From Pages to Practice
Published May 22, 2019
Roger is a 48-year-old man with end-stage heart failure due to amyloid cardiomyopathy. He is tolerating maximal medical therapy including an angiotensin converting enzyme inhibitor, cardio-selective beta-blocker, aldosterone antagonist, and cardiac resynchronization therapy. He also has an implantable defibrillator. Despite maximal medical treatment, he has Class IV New York Heart Association Heart Failure symptoms with dyspnea at rest. Recently, Roger had an episode of ventricular tachycardia, requiring hospitalization. Roger is aware of the challenges associated with cardiac transplantation but given his symptoms and prognosis, cardiac transplantation is recommended as therapy.
A suitable cardiac transplant has become available, but the donor has active hepatitis C virus (HCV) infection with a positive HCV nucleic acid amplification test. Roger is negative for HCV infection and concerned about accepting the organ. However, the advent of direct-acting antiviral agents to treat HCV raises the possibility of transplanting HCV-infected organs to uninfected recipients without transmitting HCV infection.
In an open-label pilot study recently published in NEJM, Wooley et al. investigated the safety and efficacy of a preemptive course of direct-acting antiviral therapy in HCV uninfected adults after transplantation of thoracic organs from thoracic organs from donors with evidence of active HCV infection. Organ recipients were treated with sofosbuvir (400 mg) and velpatasvir (100 mg) once daily for four weeks, with the first dose administered a few hours after transplant. The results showed that in patients without HCV infection who received a heart or lung transplant from donors with HCV viremia, prompt antiviral treatment for 4 weeks prevented the establishment of chronic HCV infection.
The following Journal Watch summary explains the study and findings:
Preemptive short courses of direct-acting antivirals prevented clinically significant donor-transmitted hepatitis C.
The opioid epidemic has produced a growing number of potentially transplantable organs from donors who had hepatitis C virus (HCV) infection. At the same time, the use of direct-acting antivirals (DAAs) has decreased the pool of HCV-infected recipients. To avoid waste of these organs, the liver and kidney transplant community offered HCV-infected organs to HCV-negative recipients, curing and preventing infection with posttransplant DAAs (NEJM JW Infect Dis May 2018 and Ann Intern Med 2018; 168:533). Now, investigators report a single-center study of outcomes in heart and lung recipients.
Forty-four HCV seronegative recipients received organs (36 lung; 8 heart) from HCV-infected donors. Most (42/44) developed detectable posttransplant HCV viremia, and all received 4 weeks of the pangenotypic combination DAA sofosbuvir-velpatasvir, initiated immediately after transplant. Viremia cleared within 2 weeks in all recipients. The trial was stopped early when the efficacy stopping boundary was met. All 35 patients who survived to 6 months posttransplant had undetectable HCV and graft survival. No drug-related serious adverse events occurred, but a trend toward increased incidence of low-grade acute cellular rejection was noted in lung, but not heart, recipients compared with contemporaneous recipients of organs from HCV-negative donors.

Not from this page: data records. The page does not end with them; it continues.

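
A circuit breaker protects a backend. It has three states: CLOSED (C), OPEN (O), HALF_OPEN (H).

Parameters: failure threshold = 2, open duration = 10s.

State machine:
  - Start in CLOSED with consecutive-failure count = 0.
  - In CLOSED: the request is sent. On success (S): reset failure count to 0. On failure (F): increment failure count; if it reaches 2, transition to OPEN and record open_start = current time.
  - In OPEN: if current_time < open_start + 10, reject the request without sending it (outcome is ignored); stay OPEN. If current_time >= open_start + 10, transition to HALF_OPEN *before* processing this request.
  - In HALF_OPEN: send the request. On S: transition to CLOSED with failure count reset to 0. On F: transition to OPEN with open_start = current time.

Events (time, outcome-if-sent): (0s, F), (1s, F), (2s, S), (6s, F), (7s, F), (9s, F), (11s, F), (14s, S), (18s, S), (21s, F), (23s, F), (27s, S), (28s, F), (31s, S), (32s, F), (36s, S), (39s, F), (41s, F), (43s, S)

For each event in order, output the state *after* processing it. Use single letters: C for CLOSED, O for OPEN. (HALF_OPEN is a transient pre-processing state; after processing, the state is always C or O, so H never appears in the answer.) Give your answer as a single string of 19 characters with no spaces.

State after each event:
  event#1 t=0s outcome=F: state=CLOSED
  event#2 t=1s outcome=F: state=OPEN
  event#3 t=2s outcome=S: state=OPEN
  event#4 t=6s outcome=F: state=OPEN
  event#5 t=7s outcome=F: state=OPEN
  event#6 t=9s outcome=F: state=OPEN
  event#7 t=11s outcome=F: state=OPEN
  event#8 t=14s outcome=S: state=OPEN
  event#9 t=18s outcome=S: state=OPEN
  event#10 t=21s outcome=F: state=OPEN
  event#11 t=23s outcome=F: state=OPEN
  event#12 t=27s outcome=S: state=OPEN
  event#13 t=28s outcome=F: state=OPEN
  event#14 t=31s outcome=S: state=CLOSED
  event#15 t=32s outcome=F: state=CLOSED
  event#16 t=36s outcome=S: state=CLOSED
  event#17 t=39s outcome=F: state=CLOSED
  event#18 t=41s outcome=F: state=OPEN
  event#19 t=43s outcome=S: state=OPEN

Answer: COOOOOOOOOOOOCCCCOO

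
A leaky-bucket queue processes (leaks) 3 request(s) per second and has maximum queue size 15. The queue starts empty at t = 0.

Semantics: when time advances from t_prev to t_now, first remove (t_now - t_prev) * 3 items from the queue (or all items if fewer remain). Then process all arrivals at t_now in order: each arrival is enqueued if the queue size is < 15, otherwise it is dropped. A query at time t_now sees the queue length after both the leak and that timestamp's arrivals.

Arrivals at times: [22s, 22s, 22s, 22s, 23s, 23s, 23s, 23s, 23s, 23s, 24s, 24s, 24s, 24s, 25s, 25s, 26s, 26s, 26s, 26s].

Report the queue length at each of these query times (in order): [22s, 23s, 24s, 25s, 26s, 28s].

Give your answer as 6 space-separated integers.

Answer: 4 7 8 7 8 2

Derivation:
Queue lengths at query times:
  query t=22s: backlog = 4
  query t=23s: backlog = 7
  query t=24s: backlog = 8
  query t=25s: backlog = 7
  query t=26s: backlog = 8
  query t=28s: backlog = 2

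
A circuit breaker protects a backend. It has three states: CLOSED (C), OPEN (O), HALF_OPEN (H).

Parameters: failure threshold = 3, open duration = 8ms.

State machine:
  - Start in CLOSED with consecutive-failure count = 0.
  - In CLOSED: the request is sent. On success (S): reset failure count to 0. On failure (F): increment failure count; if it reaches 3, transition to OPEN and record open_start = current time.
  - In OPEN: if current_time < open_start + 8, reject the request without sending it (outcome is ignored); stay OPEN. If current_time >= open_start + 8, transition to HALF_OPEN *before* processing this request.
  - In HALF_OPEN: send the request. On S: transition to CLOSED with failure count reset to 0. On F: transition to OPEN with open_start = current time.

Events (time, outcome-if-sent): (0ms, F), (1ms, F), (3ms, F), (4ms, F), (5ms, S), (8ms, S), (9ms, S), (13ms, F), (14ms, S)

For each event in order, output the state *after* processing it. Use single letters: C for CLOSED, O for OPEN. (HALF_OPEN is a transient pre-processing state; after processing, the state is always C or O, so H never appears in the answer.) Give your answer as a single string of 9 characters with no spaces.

State after each event:
  event#1 t=0ms outcome=F: state=CLOSED
  event#2 t=1ms outcome=F: state=CLOSED
  event#3 t=3ms outcome=F: state=OPEN
  event#4 t=4ms outcome=F: state=OPEN
  event#5 t=5ms outcome=S: state=OPEN
  event#6 t=8ms outcome=S: state=OPEN
  event#7 t=9ms outcome=S: state=OPEN
  event#8 t=13ms outcome=F: state=OPEN
  event#9 t=14ms outcome=S: state=OPEN

Answer: CCOOOOOOO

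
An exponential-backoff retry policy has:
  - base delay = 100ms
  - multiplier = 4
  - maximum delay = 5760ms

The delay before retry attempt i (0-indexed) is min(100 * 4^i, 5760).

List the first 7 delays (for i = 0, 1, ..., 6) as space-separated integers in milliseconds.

Computing each delay:
  i=0: min(100*4^0, 5760) = 100
  i=1: min(100*4^1, 5760) = 400
  i=2: min(100*4^2, 5760) = 1600
  i=3: min(100*4^3, 5760) = 5760
  i=4: min(100*4^4, 5760) = 5760
  i=5: min(100*4^5, 5760) = 5760
  i=6: min(100*4^6, 5760) = 5760

Answer: 100 400 1600 5760 5760 5760 5760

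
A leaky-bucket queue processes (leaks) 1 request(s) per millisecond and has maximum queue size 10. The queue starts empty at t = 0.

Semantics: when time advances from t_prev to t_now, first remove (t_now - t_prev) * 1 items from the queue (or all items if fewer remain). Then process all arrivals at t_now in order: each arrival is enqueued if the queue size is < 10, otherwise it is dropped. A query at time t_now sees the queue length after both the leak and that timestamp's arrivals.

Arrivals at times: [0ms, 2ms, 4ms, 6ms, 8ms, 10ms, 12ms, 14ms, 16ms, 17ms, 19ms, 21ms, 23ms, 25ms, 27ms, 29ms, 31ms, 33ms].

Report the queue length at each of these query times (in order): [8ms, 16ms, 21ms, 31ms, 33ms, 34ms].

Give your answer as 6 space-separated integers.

Answer: 1 1 1 1 1 0

Derivation:
Queue lengths at query times:
  query t=8ms: backlog = 1
  query t=16ms: backlog = 1
  query t=21ms: backlog = 1
  query t=31ms: backlog = 1
  query t=33ms: backlog = 1
  query t=34ms: backlog = 0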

Comment: This study provides further reassurance that DAAs successfully cure donor-transmitted HCV infection. In this study, a pangenotypic DAA was given immediately after transplant, with rapid clearance of infection. Rather than the typical 12-week treatment course, a short, 4-week course was selected, which would considerably decrease cost. Patient education and informed consent are critical aspects of intentional donor transmission of infection. Interestingly, this study demonstrated widespread acceptance among recipients, as only eight patients declined to participate.